コアズは警備事業を全国展開しており、大型商業施設などでの業務を請け負っている会社だ。仙台支社では、一人あたり月150時間〜200時間の時間外労働があったが、名ばかりの管理職とみなして、残業代を一切支払わなかったり、労働条件を明示しなかったりするなど、ずさんな労務管理をしていたとみられる。

会見に出席した30代男性によると、会社側に相談しても「周りの人もやっている普通のことだ」という説明があっただけだったという。別の30代男性は「家族の時間をもてないことが、自分の中で一番きつかった。何のために仕事をしているのかと。苦しくて、きびしかった」と振り返った。

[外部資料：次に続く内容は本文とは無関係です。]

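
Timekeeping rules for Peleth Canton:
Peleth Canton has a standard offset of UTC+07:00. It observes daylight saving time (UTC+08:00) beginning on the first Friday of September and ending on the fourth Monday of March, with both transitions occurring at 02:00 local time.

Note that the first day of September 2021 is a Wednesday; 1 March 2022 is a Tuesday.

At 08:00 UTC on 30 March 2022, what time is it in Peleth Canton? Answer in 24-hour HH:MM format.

15:00

1 September 2021 is a Wednesday, so the first Friday is September 3.
1 March 2022 is a Tuesday, so the first Monday is March 7 and the fourth is March 28.
At the standard offset (UTC+07:00), 08:00 UTC + 7h = 15:00 Peleth Canton standard time.
The standard-time date in Peleth Canton, 30 March 2022, does not fall between 3 September 2021 and 28 March 2022, so daylight saving is not in effect and Peleth Canton is at UTC+07:00.
08:00 UTC + 7h = 15:00 local.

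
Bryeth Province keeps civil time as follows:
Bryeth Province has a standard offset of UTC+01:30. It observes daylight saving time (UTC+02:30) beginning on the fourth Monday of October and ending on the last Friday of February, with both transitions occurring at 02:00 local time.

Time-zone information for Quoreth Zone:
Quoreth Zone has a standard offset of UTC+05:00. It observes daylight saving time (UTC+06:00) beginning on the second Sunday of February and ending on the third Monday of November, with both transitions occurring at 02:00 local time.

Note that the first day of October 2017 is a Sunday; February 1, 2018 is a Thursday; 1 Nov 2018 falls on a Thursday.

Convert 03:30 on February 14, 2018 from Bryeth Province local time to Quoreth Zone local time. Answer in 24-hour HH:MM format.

07:00

1 October 2017 is a Sunday, so the first Monday is October 2 and the fourth is October 23.
1 February 2018 is a Thursday, so Fridays fall on 2, 9, 16, 23; the last is February 23.
February 14, 2018 falls between 23 October 2017 and 23 February 2018, so daylight saving is in effect and Bryeth Province is at UTC+02:30.
03:30 Bryeth Province − 2h30m = 01:00 UTC.
1 February 2018 is a Thursday, so the first Sunday is February 4 and the second is February 11.
1 November 2018 is a Thursday, so the first Monday is November 5 and the third is November 19.
At the standard offset (UTC+05:00), 01:00 UTC + 5h = 06:00 Quoreth Zone standard time.
Daylight saving runs 11 February – 19 November; the standard-time date in Quoreth Zone, February 14, 2018, is inside that window, so Quoreth Zone is at UTC+06:00.
01:00 UTC + 6h = 07:00 Quoreth Zone.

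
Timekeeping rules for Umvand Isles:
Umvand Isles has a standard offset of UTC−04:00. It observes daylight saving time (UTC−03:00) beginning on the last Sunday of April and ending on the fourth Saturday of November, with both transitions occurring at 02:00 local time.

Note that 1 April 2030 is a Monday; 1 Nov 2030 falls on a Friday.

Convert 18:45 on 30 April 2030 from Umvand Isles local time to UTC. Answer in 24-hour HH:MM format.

1 April 2030 is a Monday, so Sundays fall on 7, 14, 21, 28; the last is April 28.
1 November 2030 is a Friday, so the first Saturday is November 2 and the fourth is November 23.
30 April 2030 falls between 28 April and 23 November, so daylight saving is in effect and Umvand Isles is at UTC−03:00.
18:45 local + 3h = 21:45 UTC.

21:45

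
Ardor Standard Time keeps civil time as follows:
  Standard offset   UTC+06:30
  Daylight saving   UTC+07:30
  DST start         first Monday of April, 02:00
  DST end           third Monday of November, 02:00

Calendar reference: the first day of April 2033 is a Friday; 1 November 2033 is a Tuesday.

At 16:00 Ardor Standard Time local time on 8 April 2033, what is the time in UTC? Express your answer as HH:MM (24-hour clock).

1 April 2033 is a Friday, so the first Monday is April 4.
1 November 2033 is a Tuesday, so the first Monday is November 7 and the third is November 21.
8 April 2033 lies within the daylight-saving period (4 April – 21 November), so Ardor Standard Time is on daylight time, UTC+07:30.
16:00 local − 7h30m = 08:30 UTC.

08:30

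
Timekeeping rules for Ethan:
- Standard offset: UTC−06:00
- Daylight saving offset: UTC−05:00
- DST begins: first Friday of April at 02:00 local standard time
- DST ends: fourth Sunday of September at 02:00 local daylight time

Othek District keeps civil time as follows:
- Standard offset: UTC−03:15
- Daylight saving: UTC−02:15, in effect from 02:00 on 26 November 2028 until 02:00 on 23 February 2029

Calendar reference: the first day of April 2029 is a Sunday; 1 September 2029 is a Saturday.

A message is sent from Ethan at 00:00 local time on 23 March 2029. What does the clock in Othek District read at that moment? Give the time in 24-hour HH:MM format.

02:45

1 April 2029 is a Sunday, so the first Friday is April 6.
1 September 2029 is a Saturday, so the first Sunday is September 2 and the fourth is September 23.
23 March 2029 does not fall between 6 April and 23 September, so daylight saving is not in effect and Ethan is at UTC−06:00.
00:00 Ethan + 6h = 06:00 UTC.
At the standard offset (UTC−03:15), 06:00 UTC − 3h15m = 02:45 Othek District standard time.
The standard-time date in Othek District, 23 March 2029, does not fall between 26 November 2028 and 23 February 2029, so daylight saving is not in effect and Othek District is at UTC−03:15.
06:00 UTC − 3h15m = 02:45 Othek District.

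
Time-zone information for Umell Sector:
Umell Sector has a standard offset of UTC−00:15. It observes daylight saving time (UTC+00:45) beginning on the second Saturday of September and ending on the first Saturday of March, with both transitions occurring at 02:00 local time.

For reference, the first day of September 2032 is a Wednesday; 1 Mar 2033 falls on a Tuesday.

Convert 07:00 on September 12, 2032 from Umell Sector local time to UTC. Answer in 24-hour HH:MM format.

1 September 2032 is a Wednesday, so the first Saturday is September 4 and the second is September 11.
1 March 2033 is a Tuesday, so the first Saturday is March 5.
September 12, 2032 lies within the daylight-saving period (11 September 2032 – 5 March 2033), so Umell Sector is on daylight time, UTC+00:45.
07:00 local − 0h45m = 06:15 UTC.

06:15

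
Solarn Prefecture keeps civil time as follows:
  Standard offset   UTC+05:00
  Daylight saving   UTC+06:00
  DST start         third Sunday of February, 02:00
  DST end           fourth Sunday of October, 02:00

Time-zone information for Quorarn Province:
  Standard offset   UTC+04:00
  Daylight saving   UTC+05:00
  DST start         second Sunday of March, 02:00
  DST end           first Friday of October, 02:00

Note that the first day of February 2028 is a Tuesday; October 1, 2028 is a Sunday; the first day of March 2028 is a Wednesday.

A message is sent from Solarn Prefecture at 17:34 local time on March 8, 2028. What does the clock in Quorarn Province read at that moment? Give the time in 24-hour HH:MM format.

1 February 2028 is a Tuesday, so the first Sunday is February 6 and the third is February 20.
1 October 2028 is a Sunday, so the first Sunday is October 1 and the fourth is October 22.
Daylight saving runs 20 February – 22 October; March 8, 2028 is inside that window, so Solarn Prefecture is at UTC+06:00.
17:34 Solarn Prefecture − 6h = 11:34 UTC.
1 March 2028 is a Wednesday, so the first Sunday is March 5 and the second is March 12.
1 October 2028 is a Sunday, so the first Friday is October 6.
At the standard offset (UTC+04:00), 11:34 UTC + 4h = 15:34 Quorarn Province standard time.
The standard-time date in Quorarn Province, March 8, 2028, is outside the daylight-saving period (12 March – 6 October), so Quorarn Province is on standard time, UTC+04:00.
11:34 UTC + 4h = 15:34 Quorarn Province.

15:34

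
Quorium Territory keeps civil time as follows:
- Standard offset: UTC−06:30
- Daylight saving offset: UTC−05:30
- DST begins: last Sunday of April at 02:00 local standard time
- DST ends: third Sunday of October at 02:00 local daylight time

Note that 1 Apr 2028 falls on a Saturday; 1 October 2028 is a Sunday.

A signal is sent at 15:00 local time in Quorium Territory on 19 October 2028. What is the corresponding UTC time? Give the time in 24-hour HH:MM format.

21:30

1 April 2028 is a Saturday, so Sundays fall on 2, 9, 16, 23, 30; the last is April 30.
1 October 2028 is a Sunday, so the first Sunday is October 1 and the third is October 15.
19 October 2028 is outside the daylight-saving period (30 April – 15 October), so Quorium Territory is on standard time, UTC−06:30.
15:00 local + 6h30m = 21:30 UTC.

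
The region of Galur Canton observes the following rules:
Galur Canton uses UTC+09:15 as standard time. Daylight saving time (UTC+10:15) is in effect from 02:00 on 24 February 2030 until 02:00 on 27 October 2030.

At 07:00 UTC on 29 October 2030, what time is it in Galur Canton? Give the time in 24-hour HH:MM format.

At the standard offset (UTC+09:15), 07:00 UTC + 9h15m = 16:15 Galur Canton standard time.
The standard-time date in Galur Canton, 29 October 2030, does not fall between 24 February and 27 October, so daylight saving is not in effect and Galur Canton is at UTC+09:15.
07:00 UTC + 9h15m = 16:15 local.

16:15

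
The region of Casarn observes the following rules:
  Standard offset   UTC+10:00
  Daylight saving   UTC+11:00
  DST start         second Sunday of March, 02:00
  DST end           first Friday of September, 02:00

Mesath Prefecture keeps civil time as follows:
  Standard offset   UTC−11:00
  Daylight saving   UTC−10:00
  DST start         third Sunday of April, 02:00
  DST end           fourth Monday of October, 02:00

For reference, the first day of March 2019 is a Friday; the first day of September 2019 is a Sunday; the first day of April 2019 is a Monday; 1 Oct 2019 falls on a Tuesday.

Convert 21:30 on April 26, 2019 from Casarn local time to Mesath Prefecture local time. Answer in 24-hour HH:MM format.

1 March 2019 is a Friday, so the first Sunday is March 3 and the second is March 10.
1 September 2019 is a Sunday, so the first Friday is September 6.
April 26, 2019 falls between 10 March and 6 September, so daylight saving is in effect and Casarn is at UTC+11:00.
21:30 Casarn − 11h = 10:30 UTC.
1 April 2019 is a Monday, so the first Sunday is April 7 and the third is April 21.
1 October 2019 is a Tuesday, so the first Monday is October 7 and the fourth is October 28.
At the standard offset (UTC−11:00), 10:30 UTC − 11h = 23:30 Mesath Prefecture standard time (rolling into the previous day, 25 April 2019).
The standard-time date in Mesath Prefecture, April 25, 2019, falls between 21 April and 28 October, so daylight saving is in effect and Mesath Prefecture is at UTC−10:00.
10:30 UTC − 10h = 00:30 Mesath Prefecture.

00:30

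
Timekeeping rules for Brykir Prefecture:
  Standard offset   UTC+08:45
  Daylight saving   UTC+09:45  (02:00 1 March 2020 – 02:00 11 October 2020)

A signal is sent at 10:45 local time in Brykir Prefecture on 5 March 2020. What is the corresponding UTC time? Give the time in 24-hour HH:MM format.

5 March 2020 lies within the daylight-saving period (1 March – 11 October), so Brykir Prefecture is on daylight time, UTC+09:45.
10:45 local − 9h45m = 01:00 UTC.

01:00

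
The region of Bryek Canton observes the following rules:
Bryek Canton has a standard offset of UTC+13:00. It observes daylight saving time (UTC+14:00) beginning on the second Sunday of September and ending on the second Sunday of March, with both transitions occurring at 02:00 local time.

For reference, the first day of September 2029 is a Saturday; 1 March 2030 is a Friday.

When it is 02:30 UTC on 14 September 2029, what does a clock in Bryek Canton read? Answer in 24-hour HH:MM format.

16:30

1 September 2029 is a Saturday, so the first Sunday is September 2 and the second is September 9.
1 March 2030 is a Friday, so the first Sunday is March 3 and the second is March 10.
At the standard offset (UTC+13:00), 02:30 UTC + 13h = 15:30 Bryek Canton standard time.
Daylight saving runs 9 September 2029 – 10 March 2030; the standard-time date in Bryek Canton, 14 September 2029, is inside that window, so Bryek Canton is at UTC+14:00.
02:30 UTC + 14h = 16:30 local.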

男性たちが加入する労働組合「ブラック企業ユニオン」の担当者は、弁護士ドットコムニュースの取材に「若い人や契約社員が会社に定着せず、どんどん人がやめていく状況だった。残っている正社員は責任感が強く、なかなかやめられない人ばかり。人を使い捨てる典型的なブラック企業といえる」と話した。

仙台労働基準監督署はことし5月、(1)残業代の未払い、(2)労働条件の明示義務違反、(3)健康診断の定期報告義務違反などで、コアズ仙台支社に対して是正勧告をおこなった。ブラック企業ユニオンによると、会社側は「全員分の残業代を支払う」としているが、その算出方法・金額などはまだ決まっていない。組合員(5人)だけでも数千万円にのぼる可能性があるという。